The General Assembly first sought to limit that fiscal impact on the state’s coffers in 2020, passing legislation requiring all film productions located in Georgia to undergo mandatory audits by the state Department of Revenue or third-party auditors selected by the state agency.

But House Bill 1180 promises to be more far-reaching in its potential impact.

Under the bill, film production companies must meet at least four of the following criteria to qualify for the most lucrative tax credit:

  • At least 50% of the crew on a given film production working in the state must be Georgia residents.

  • At least 50% of the vendors providing goods or services to film production crews must be Georgia vendors.

  • The film production company must spend at least $30 million in Georgia.

  • At least 50% of a production’s photography days must occur in one or more rural counties in Georgia.

  • At least 50% of the photography days in studio facilities must take place in Georgia studios, or the company must make capital improvements to a studio.

  • At least 50% of the photography days in studio facilities must take place in Georgia studios, or the company must enter into a long-term lease for a studio in Georgia.

  • At least 20% of a company’s post-production spending must be with Georgia vendors.

  • The company must participate in at least one Georgia workforce development program.

  • The company must include the Georgia promotional logo in its final production or engage in alternative marketing opportunities approved by the state Department of Economic Development.

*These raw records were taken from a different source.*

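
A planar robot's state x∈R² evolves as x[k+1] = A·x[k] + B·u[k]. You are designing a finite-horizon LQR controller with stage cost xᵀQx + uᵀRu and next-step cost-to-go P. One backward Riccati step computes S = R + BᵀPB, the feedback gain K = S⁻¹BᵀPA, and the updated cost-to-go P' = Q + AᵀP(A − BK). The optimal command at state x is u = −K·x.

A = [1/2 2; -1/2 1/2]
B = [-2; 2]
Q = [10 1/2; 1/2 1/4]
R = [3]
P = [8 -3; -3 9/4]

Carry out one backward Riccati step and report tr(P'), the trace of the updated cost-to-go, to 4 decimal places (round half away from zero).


BᵀP = [-22.0000 10.5000]
S = R + BᵀPB = [3] + [65.0000] = [68.0000]
BᵀPA = [-16.2500 -38.7500]
K = S⁻¹·BᵀPA = [-0.2390 -0.5699]
A−BK = [0.0221 0.8603; -0.0221 1.6397]
AᵀP(A−BK) = [0.1792 0.4274; 0.4274 4.4807]
P' = Q + AᵀP(A−BK) = [10.1792 0.9274; 0.9274 4.7307]
tr(P') = 14.9099

14.9099


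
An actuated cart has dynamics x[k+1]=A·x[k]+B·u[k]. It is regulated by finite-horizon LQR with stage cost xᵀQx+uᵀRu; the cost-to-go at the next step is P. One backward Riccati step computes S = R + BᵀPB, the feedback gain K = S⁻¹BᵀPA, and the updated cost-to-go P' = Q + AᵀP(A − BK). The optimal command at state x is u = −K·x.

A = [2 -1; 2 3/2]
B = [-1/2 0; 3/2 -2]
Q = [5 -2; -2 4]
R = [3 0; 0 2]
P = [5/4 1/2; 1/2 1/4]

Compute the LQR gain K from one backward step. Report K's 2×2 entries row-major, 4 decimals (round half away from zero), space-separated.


BᵀP = [0.1250 0.1250; -1.0000 -0.5000]
S = R + BᵀPB = [3 0; 0 2] + [0.1250 -0.2500; -0.2500 1.0000] = [3.1250 -0.2500; -0.2500 3.0000]
BᵀPA = [0.5000 0.0625; -3.0000 0.2500]
K = S⁻¹·BᵀPA = [0.0805 0.0268; -0.9933 0.0856]
A−BK = [2.0403 -0.9866; -0.1074 1.6309]
AᵀP(A−BK) = [6.9799 -1.0067; -1.0067 0.2894]
P' = Q + AᵀP(A−BK) = [11.9799 -3.0067; -3.0067 4.2894]
tr(P') = 16.2693

0.0805 0.0268 -0.9933 0.0856


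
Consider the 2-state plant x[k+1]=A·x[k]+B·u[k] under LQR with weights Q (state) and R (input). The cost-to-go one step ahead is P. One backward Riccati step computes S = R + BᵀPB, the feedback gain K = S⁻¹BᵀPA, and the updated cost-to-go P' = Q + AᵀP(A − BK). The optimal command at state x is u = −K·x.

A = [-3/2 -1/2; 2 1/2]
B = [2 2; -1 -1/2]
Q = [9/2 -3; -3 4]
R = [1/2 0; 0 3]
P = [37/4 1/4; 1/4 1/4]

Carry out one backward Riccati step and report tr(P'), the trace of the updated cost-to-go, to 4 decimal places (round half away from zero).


9.1900

BᵀP = [18.2500 0.2500; 18.3750 0.3750]
S = R + BᵀPB = [1/2 0; 0 3] + [36.2500 36.3750; 36.3750 36.5625] = [36.7500 36.3750; 36.3750 39.5625]
BᵀPA = [-26.8750 -9.0000; -26.8125 -9.0000]
K = S⁻¹·BᵀPA = [-0.6724 -0.2194; -0.0595 -0.0258]
A−BK = [-0.0362 -0.0097; 1.2978 0.2677]
AᵀP(A−BK) = [0.6464 0.1629; 0.1629 0.0435]
P' = Q + AᵀP(A−BK) = [5.1464 -2.8371; -2.8371 4.0435]
tr(P') = 9.1900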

The bill also doubles the amount a production company must spend on a single production to qualify for the tax credit from $500,000 to $1 million.

A third provision would cap the total amount of sales or transfers of credits within a calendar year at 2.5% of the governor’s revenue estimate for that year.

The bill has been endorsed by the Georgia Budget and Policy Institute, which has long called for tighter controls on the state’s tax incentives.

“These common-sense safeguards would keep hundreds of millions of Georgians’ tax dollars in-state, rather than flowing to enrich out-of-state corporations, while placing important guardrails to better manage the state’s largest tax credit program,” said Danny Kanso, the organization’s senior fiscal analyst.

Representatives of the state’s film industry have pledged to work with lawmakers on the bill as it moves through the General Assembly while ensuring it doesn’t endanger what has been a hugely successful program.

“Georgia legislators and state leaders have a long history of bipartisan, pro-job creation policy decisions that have allowed our state’s film and television production industry to compete on the world stage, creating billions of dollars in economic impact to the benefit of Georgians across the state,” said Kelsey Moore, executive director of the Georgia Screen Entertainment Coalition.

“GSEC is committed to continuing to work with state legislators to maintain our state’s successful film tax credit and the economic opportunity it fuels for tens of thousands of Georgians and businesses.”